Alimentando una utopía
13/10/2016
Poco a poco se fueron alejando los años 60 y los acontecimientos a ellos relacionados. En ese período se comenzaba a definir el futuro próximo de Cuba como nación, y esa definición implicaba armarse de hombres y mujeres dispuestos a enfrentar el futuro y ser quienes siguieran la ruta trazada por quienes decidieron vivir la utopía de estos tiempos.
Y como hablamos de utopía y de hombres de futuro —hoy se llaman recursos humanos—, los utópicos del momento se atrevieron a invertir recursos y esfuerzos en tal empeño. La música no estuvo exenta de esa vorágine de sueños, lo mismo que el resto de las artes. A tal fin, se funda la Escuela Nacional de Arte para convertir toda la cultura en un patrimonio social y no de élites; o al menos para que cada hombre de esta tierra tuviera una visión desprejuiciada de las artes y así su compromiso con el sueño futuro tuviera un alimento más.
Fotos: Archivo La Jiribilla
Cuba poseía una larga tradición pedagógica en el campo de la música, una tradición de más de un siglo que involucraba nombres de conservatorios como el de la familia De Blanck o el Orbón, por solo citar dos de los más conocidos y prestigiosos. Pero también estaba el Conservatorio Municipal de La Habana; además de cientos de profesores privados de música, de una tradición familiar donde el dominio de un instrumento o de una familia de instrumentos se transmitía de generación en generación.
También estaban aquellos que se habían podido permitir el lujo de cursar estudios en conservatorios de prestigio, lo mismo en Europa que en los Estados Unidos, y que constituían de alguna forma una vanguardia musical muy sólida en la música culta.

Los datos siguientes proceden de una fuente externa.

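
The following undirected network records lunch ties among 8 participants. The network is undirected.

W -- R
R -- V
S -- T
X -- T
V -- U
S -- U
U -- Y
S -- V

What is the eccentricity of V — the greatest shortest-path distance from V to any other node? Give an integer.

Distances from V: R:1, S:1, T:2, U:1, W:2, X:3, Y:2.
The largest is 3 (to X), so the eccentricity of V is 3.

3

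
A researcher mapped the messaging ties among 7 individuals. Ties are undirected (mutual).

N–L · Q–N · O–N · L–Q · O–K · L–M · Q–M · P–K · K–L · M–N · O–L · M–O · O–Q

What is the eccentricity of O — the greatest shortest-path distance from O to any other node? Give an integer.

2

Distances from O: K:1, L:1, M:1, N:1, P:2, Q:1.
The largest is 2 (to P), so the eccentricity of O is 2.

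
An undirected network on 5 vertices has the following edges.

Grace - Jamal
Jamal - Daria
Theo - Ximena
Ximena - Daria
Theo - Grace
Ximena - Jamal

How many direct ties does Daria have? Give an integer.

2

Daria is directly tied to Jamal and Ximena. That is 2 neighbors, so the degree of Daria is 2.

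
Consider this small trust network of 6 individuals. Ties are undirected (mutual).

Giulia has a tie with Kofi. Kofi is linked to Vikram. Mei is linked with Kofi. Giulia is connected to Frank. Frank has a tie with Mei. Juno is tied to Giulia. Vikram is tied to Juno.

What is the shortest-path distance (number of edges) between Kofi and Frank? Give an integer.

2

One shortest route is Kofi – Giulia – Frank, which uses 2 edges, and Kofi and Frank are not directly tied, so nothing shorter exists. So d(Kofi,Frank) = 2.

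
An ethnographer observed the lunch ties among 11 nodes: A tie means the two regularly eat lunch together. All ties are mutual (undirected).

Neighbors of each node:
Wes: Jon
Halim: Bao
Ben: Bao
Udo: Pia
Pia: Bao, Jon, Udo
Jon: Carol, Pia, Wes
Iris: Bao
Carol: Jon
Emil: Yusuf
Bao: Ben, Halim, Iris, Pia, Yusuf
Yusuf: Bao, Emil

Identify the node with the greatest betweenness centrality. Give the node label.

Unnormalized betweenness of each node: Bao:34, Ben:0, Carol:0, Emil:0, Halim:0, Iris:0, Jon:17, Pia:27, Udo:0, Wes:0, Yusuf:9.
Bao has the largest value, 34, making it the main broker — the node through which the most shortest paths run.

Bao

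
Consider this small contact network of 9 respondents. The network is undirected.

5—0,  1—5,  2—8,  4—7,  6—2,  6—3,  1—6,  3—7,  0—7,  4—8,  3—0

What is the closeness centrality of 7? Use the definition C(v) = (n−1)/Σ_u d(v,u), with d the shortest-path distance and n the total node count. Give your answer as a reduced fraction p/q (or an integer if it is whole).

Distances from 7: 0:1, 1:3, 2:3, 3:1, 4:1, 5:2, 6:2, 8:2. Sum = 15.
n = 9, so closeness = 8/15.

8/15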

Como asidero histórico estaban los movimientos de vanguardia musicales como Nuestro Tiempo o los músicos que estuvieron cerca del Grupo Orígenes. Fueron los años en que algunas sociedades privadas se permitieron el lujo de tener sus propias orquestas sinfónicas o de cámara y Erick Kleiber no temía ser llamado “aplatanado” por su ración diaria de tostones y batidos de fruta en el restaurante Carmelo de la calle Calzada en el Vedado, antes y después de los ensayos de la orquesta que dirigía.

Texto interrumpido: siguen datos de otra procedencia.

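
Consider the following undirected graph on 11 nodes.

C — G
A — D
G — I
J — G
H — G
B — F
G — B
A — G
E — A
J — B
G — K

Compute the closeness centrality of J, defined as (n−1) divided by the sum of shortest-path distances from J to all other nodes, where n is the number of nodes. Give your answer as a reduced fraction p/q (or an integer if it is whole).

1/2

Distances from J: A:2, B:1, C:2, D:3, E:3, F:2, G:1, H:2, I:2, K:2. Sum = 20.
n = 11, so closeness = 10/20 = 1/2.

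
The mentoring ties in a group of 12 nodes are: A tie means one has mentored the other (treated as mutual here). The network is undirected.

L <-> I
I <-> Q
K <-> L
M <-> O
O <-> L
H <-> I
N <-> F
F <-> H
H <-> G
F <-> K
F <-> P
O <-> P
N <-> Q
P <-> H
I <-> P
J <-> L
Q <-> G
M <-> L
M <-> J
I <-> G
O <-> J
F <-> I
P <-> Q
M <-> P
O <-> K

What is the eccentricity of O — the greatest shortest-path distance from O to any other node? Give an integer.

3

Distances from O: F:2, G:3, H:2, I:2, J:1, K:1, L:1, M:1, N:3, P:1, Q:2.
The largest is 3 (to N and G), so the eccentricity of O is 3.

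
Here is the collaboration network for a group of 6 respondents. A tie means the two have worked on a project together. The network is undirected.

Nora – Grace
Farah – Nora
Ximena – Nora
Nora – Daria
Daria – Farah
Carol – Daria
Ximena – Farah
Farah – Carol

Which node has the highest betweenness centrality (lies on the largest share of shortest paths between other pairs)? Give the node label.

Unnormalized betweenness of each node: Carol:0, Daria:1, Farah:5/2, Grace:0, Nora:9/2, Ximena:0.
Nora has the largest value, 9/2, making it the main broker — the node through which the most shortest paths run.

Nora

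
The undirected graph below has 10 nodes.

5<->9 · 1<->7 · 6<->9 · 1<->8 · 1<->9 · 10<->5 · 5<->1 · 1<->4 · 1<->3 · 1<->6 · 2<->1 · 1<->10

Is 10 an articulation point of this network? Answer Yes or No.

No

Even without 10, every remaining node can still reach every other (the residual graph is connected), so 10 is not a cut vertex.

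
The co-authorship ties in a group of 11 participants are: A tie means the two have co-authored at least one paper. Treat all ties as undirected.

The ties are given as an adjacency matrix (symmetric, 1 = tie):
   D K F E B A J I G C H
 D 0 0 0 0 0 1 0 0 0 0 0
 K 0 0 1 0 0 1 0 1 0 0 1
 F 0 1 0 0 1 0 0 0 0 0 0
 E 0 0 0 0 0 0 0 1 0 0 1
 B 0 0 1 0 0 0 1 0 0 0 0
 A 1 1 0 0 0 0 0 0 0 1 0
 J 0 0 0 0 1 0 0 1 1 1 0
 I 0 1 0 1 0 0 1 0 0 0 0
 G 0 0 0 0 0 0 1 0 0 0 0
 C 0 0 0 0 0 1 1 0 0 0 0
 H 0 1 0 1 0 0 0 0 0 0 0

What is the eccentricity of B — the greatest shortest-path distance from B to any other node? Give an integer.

Distances from B: A:3, C:2, D:4, E:3, F:1, G:2, H:3, I:2, J:1, K:2.
The largest is 4 (to D), so the eccentricity of B is 4.

4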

Existía una tradición pedagógica en materia de estudios musicales que vendría a ser complementada con la llegada de profesores venidos del Este de Europa, que aunque no eran capaces de entender la clave y el golpe del tres dos, sí lograban descifrar la natural disposición de sus alumnos cubanos para asimilar sus enseñanzas y superar sus propias expectativas.
Cubanacán —como sería llamada desde entonces aquella escuela de arte— acogería en sus aulas a hombres y mujeres venidos de todas partes, algunos de los cuales nunca en su vida habían visto un pentagrama o simplemente llegaban “encomparsados” para vivir la aventura de estar y vivir en La Habana, y gozar de una libertad social y familiar insospechada.
Cierto es que algunos lloraron de vergüenza las primeras noches, que otros no lograron asimilar y/o superar las expectativas de quienes les evaluaron y propusieron; hubo a quienes las notas le “entraron con sangre” y otros que aprovecharon la oportunidad de acceder a un futuro.
Sus nombres, sus sueños y sus inquietudes se comenzarían a realizar en los años venideros. Ellos serán quienes, desde sus atriles y actitudes sociales y culturales, protagonizarán, junto a sus predecesores, los acontecimientos de las décadas posteriores.
De ellos será el reino de la música cubana y todos sus caminos.